During the COVID-19 pandemic, Schlafly also started looking into the export market. Consuming insects, or entomophagy, isn’t a new concept. It’s estimated that edible insects—of which there are more than 1,900 species—are a part of the diets of 2 billion people worldwide. Through her travels in Asia and Central America, Schlafly saw U.S. trends emulated there. She thought that if she could get edible insects to take off in the States, countries that already have a history of insect-eating would follow. She’s now focusing on e-commerce and penetrating high-end food retailers such as Whole Foods Market.

“Here in the U.S., I think that once we get this to go mainstream, it can have a powerful ripple effect around the world,” Schlafly says. “U.S. citizens are uniquely positioned to make one of the mightiest impacts in the world. Most people don’t realize that. I didn’t realize that until I started traveling to Asia and Central America.” GNC has already shown interest in Mighty Cricket’s protein powders. The vitamins and supplements chain has 620 retail stores in Mexico, a country with a history of entomophagy.

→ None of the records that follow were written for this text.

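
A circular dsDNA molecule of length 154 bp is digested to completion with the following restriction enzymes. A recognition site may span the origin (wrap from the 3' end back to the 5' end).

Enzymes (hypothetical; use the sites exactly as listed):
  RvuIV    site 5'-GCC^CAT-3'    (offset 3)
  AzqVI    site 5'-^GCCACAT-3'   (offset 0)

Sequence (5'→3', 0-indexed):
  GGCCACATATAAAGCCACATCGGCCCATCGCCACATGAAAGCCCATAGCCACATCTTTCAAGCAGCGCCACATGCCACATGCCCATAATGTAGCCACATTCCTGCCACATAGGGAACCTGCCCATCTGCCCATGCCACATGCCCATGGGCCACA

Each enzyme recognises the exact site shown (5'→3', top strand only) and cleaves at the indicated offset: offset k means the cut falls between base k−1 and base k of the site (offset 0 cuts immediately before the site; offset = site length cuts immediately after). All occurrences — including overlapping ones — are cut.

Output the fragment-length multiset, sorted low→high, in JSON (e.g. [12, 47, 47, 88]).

Per-enzyme occurrences:
  RvuIV (GCCCAT, off=3): starts [22, 40, 80, 119, 127, 140] → cuts [25, 43, 83, 122, 130, 143]
  AzqVI (GCCACAT, off=0): starts [1, 13, 29, 47, 66, 73, 92, 103, 133] → cuts [1, 13, 29, 47, 66, 73, 92, 103, 133]

All cut coordinates (distinct, sorted): [1, 13, 25, 29, 43, 47, 66, 73, 83, 92, 103, 122, 130, 133, 143]

Fragments:
  1→13: 12 bp
  13→25: 12 bp
  25→29: 4 bp
  29→43: 14 bp
  43→47: 4 bp
  47→66: 19 bp
  66→73: 7 bp
  73→83: 10 bp
  83→92: 9 bp
  92→103: 11 bp
  103→122: 19 bp
  122→130: 8 bp
  130→133: 3 bp
  133→143: 10 bp
  143→1 (wrap): 154-143+1 = 12 bp

[3,4,4,7,8,9,10,10,11,12,12,12,14,19,19]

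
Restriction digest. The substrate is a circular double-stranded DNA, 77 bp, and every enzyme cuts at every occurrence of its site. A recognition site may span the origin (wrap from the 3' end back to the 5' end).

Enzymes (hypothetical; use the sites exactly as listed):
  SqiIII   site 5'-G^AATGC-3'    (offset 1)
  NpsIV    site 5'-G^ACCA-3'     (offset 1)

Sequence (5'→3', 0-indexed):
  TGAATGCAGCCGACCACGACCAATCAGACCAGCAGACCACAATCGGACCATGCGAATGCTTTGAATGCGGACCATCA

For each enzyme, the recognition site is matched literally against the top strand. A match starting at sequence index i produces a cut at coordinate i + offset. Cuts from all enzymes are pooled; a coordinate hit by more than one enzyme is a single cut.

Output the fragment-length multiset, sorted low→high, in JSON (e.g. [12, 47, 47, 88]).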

To try to capture that American audience, Schlafly wants to tap culinary ingenuity—and there’s a precedent for it. As author Trevor Corson recounts in The Story of Sushi: An Unlikely Saga of Raw Fish and Rice, sushi became more palatable to Americans once an unknown chef-genius moved the seaweed wrapper to the inside of the roll and dotted the outside with rice, a more familiar food. A young fishmonger from Los Angeles named Lee Lantz was the first, in the 1970s, to take an ugly gray toothfish caught off the coast of Valparaíso and transform it with an exotic name: Chilean sea bass.

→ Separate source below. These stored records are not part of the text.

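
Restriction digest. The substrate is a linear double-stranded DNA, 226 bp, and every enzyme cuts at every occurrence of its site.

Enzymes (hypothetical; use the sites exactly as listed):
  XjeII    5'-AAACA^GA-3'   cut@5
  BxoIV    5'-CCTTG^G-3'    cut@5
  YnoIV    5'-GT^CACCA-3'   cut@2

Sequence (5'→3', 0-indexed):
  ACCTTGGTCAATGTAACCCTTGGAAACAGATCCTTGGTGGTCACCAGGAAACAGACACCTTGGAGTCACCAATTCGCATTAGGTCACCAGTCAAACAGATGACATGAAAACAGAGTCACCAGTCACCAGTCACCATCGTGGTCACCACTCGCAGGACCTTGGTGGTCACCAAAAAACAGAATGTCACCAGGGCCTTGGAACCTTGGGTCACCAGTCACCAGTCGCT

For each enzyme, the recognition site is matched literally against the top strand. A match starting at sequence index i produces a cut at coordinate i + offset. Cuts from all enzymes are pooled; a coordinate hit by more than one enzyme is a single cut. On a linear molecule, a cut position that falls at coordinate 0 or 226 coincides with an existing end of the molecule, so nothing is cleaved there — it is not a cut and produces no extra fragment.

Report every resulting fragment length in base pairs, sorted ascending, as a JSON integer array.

[3,4,4,5,5,6,6,6,7,7,7,8,8,9,11,12,12,12,13,13,15,16,18,19]

Site scan:
  XjeII (AAACAGA, off=5): starts [23, 48, 92, 107, 173] → cuts [28, 53, 97, 112, 178]
  BxoIV (CCTTGG, off=5): starts [1, 17, 31, 57, 156, 192, 200] → cuts [6, 22, 36, 62, 161, 197, 205]
  YnoIV (GTCACCA, off=2): starts [39, 64, 82, 114, 121, 128, 140, 164, 182, 206, 213] → cuts [41, 66, 84, 116, 123, 130, 142, 166, 184, 208, 215]

Pooled cuts: [6, 22, 28, 36, 41, 53, 62, 66, 84, 97, 112, 116, 123, 130, 142, 161, 166, 178, 184, 197, 205, 208, 215]

Fragments:
  [0,6): 6 bp
  [6,22): 16 bp
  [22,28): 6 bp
  [28,36): 8 bp
  [36,41): 5 bp
  [41,53): 12 bp
  [53,62): 9 bp
  [62,66): 4 bp
  [66,84): 18 bp
  [84,97): 13 bp
  [97,112): 15 bp
  [112,116): 4 bp
  [116,123): 7 bp
  [123,130): 7 bp
  [130,142): 12 bp
  [142,161): 19 bp
  [161,166): 5 bp
  [166,178): 12 bp
  [178,184): 6 bp
  [184,197): 13 bp
  [197,205): 8 bp
  [205,208): 3 bp
  [208,215): 7 bp
  [215,226): 11 bp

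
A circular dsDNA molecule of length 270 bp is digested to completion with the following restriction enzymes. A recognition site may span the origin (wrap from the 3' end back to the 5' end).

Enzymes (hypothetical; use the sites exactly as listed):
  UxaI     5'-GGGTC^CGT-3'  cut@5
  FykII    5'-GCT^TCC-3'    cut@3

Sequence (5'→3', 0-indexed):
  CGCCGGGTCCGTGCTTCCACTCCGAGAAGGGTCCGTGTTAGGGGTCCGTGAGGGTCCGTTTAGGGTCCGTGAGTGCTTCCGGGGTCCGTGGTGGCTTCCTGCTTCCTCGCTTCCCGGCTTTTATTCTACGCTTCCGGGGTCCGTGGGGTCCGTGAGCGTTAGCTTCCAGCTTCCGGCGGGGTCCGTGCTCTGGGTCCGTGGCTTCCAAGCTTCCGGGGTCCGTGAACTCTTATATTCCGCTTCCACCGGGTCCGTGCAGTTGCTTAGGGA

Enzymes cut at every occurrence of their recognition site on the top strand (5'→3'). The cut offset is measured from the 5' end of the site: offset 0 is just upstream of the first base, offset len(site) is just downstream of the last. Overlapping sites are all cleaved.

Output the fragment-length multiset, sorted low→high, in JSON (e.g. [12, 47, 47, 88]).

[6,7,7,7,8,8,9,9,9,9,10,10,10,11,11,12,13,13,14,18,21,21,27]

Site scan:
  UxaI (GGGTCCGT, off=5): starts [4, 28, 41, 51, 62, 81, 136, 145, 178, 191, 215, 247] → cuts [9, 33, 46, 56, 67, 86, 141, 150, 183, 196, 220, 252]
  FykII (GCTTCC, off=3): starts [12, 74, 93, 100, 108, 129, 161, 168, 200, 208, 238] → cuts [15, 77, 96, 103, 111, 132, 164, 171, 203, 211, 241]

All cut coordinates (distinct, sorted): [9, 15, 33, 46, 56, 67, 77, 86, 96, 103, 111, 132, 141, 150, 164, 171, 183, 196, 203, 211, 220, 241, 252]

Fragment lengths:
  9→15: 6 bp
  15→33: 18 bp
  33→46: 13 bp
  46→56: 10 bp
  56→67: 11 bp
  67→77: 10 bp
  77→86: 9 bp
  86→96: 10 bp
  96→103: 7 bp
  103→111: 8 bp
  111→132: 21 bp
  132→141: 9 bp
  141→150: 9 bp
  150→164: 14 bp
  164→171: 7 bp
  171→183: 12 bp
  183→196: 13 bp
  196→203: 7 bp
  203→211: 8 bp
  211→220: 9 bp
  220→241: 21 bp
  241→252: 11 bp
  252→9 (wrap): 270-252+9 = 27 bp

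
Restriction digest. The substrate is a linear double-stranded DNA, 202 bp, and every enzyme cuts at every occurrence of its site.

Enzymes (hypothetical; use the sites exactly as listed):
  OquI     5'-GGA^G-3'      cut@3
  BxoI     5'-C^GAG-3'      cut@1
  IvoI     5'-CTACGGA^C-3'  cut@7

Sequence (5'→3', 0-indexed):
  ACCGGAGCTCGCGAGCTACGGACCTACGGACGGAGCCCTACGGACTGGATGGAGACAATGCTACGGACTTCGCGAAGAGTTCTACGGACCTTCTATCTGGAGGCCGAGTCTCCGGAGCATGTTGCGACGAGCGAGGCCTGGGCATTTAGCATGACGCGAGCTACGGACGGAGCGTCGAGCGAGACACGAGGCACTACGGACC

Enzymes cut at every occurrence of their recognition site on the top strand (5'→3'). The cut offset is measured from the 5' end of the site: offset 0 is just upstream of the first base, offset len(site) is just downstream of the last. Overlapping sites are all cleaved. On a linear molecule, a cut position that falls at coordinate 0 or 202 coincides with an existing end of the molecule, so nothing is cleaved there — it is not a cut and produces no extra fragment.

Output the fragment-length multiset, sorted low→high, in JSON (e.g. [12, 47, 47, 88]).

Per-enzyme occurrences:
  OquI GGAG/3: at [3, 31, 50, 98, 113, 168] ⇒ [6, 34, 53, 101, 116, 171]
  BxoI CGAG/1: at [11, 104, 127, 131, 156, 175, 179, 186] ⇒ [12, 105, 128, 132, 157, 176, 180, 187]
  IvoI CTACGGAC/7: at [15, 23, 37, 60, 81, 160, 193] ⇒ [22, 30, 44, 67, 88, 167, 200]

All cut coordinates (distinct, sorted): [6, 12, 22, 30, 34, 44, 53, 67, 88, 101, 105, 116, 128, 132, 157, 167, 171, 176, 180, 187, 200]

Fragments:
  [0,6): 6 bp
  [6,12): 6 bp
  [12,22): 10 bp
  [22,30): 8 bp
  [30,34): 4 bp
  [34,44): 10 bp
  [44,53): 9 bp
  [53,67): 14 bp
  [67,88): 21 bp
  [88,101): 13 bp
  [101,105): 4 bp
  [105,116): 11 bp
  [116,128): 12 bp
  [128,132): 4 bp
  [132,157): 25 bp
  [157,167): 10 bp
  [167,171): 4 bp
  [171,176): 5 bp
  [176,180): 4 bp
  [180,187): 7 bp
  [187,200): 13 bp
  [200,202): 2 bp

[2,4,4,4,4,4,5,6,6,7,8,9,10,10,10,11,12,13,13,14,21,25]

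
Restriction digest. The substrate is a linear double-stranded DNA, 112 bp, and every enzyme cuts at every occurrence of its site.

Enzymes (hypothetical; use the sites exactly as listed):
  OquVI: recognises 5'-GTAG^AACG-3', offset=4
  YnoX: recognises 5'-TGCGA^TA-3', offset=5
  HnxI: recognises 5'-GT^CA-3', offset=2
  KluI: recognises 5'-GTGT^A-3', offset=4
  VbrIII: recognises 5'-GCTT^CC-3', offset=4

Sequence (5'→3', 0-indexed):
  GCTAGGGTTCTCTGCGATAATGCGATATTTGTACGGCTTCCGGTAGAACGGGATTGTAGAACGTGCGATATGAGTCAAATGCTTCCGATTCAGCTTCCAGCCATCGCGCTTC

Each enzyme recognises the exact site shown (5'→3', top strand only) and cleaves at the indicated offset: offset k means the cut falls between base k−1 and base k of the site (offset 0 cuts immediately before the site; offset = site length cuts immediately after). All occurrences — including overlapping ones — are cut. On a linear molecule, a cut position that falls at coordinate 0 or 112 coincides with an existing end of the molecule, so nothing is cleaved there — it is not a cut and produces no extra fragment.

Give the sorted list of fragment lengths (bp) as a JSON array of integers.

[7,7,8,9,9,12,13,14,16,17]

Per-enzyme occurrences:
  OquVI GTAGAACG/4: at [42, 55] ⇒ [46, 59]
  YnoX TGCGATA/5: at [12, 20, 63] ⇒ [17, 25, 68]
  HnxI GTCA/2: at [73] ⇒ [75]
  KluI (GTGTA, off=4): no sites
  VbrIII GCTTCC/4: at [35, 80, 92] ⇒ [39, 84, 96]

Pooled cuts: [17, 25, 39, 46, 59, 68, 75, 84, 96]

Fragments:
  [0,17): 17 bp
  [17,25): 8 bp
  [25,39): 14 bp
  [39,46): 7 bp
  [46,59): 13 bp
  [59,68): 9 bp
  [68,75): 7 bp
  [75,84): 9 bp
  [84,96): 12 bp
  [96,112): 16 bp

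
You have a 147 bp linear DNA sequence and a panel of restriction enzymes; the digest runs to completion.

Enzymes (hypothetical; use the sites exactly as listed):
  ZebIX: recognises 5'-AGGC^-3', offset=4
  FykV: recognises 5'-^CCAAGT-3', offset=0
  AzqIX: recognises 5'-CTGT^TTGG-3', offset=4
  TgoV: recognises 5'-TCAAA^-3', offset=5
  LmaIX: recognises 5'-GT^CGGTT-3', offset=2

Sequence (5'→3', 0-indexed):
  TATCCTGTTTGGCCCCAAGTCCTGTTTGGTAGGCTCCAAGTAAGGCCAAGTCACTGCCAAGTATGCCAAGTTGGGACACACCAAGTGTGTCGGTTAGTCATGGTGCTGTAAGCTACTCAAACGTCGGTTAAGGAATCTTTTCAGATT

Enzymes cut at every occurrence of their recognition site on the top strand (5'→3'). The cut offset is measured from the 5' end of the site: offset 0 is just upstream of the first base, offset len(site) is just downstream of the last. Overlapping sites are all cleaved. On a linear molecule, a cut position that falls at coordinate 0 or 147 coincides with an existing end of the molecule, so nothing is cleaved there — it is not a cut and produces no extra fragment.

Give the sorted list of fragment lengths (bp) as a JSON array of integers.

Per-enzyme occurrences:
  ZebIX AGGC/4: at [30, 42] ⇒ [34, 46]
  FykV CCAAGT/0: at [14, 35, 45, 56, 65, 80] ⇒ [14, 35, 45, 56, 65, 80]
  AzqIX CTGTTTGG/4: at [4, 21] ⇒ [8, 25]
  TgoV TCAAA/5: at [116] ⇒ [121]
  LmaIX GTCGGTT/2: at [88, 122] ⇒ [90, 124]

All cut coordinates (distinct, sorted): [8, 14, 25, 34, 35, 45, 46, 56, 65, 80, 90, 121, 124]

Fragment lengths:
  [0,8): 8 bp
  [8,14): 6 bp
  [14,25): 11 bp
  [25,34): 9 bp
  [34,35): 1 bp
  [35,45): 10 bp
  [45,46): 1 bp
  [46,56): 10 bp
  [56,65): 9 bp
  [65,80): 15 bp
  [80,90): 10 bp
  [90,121): 31 bp
  [121,124): 3 bp
  [124,147): 23 bp

[1,1,3,6,8,9,9,10,10,10,11,15,23,31]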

Schlafly recognizes that it’s going to take more than edible insects alone to build a more sustainable world. But it could be one of many solutions.

“I see Mighty Cricket as a very powerful solution,” she says. “We’re making it pretty easy for customers. If you buy a high-protein oatmeal, you can easily choose to buy it fortified with protein derived from crickets. In doing so, you’re automatically saving 500 gallons of water or emitting five times fewer carbon greenhouse gases.

“In that way, it’s everyone doing their part.”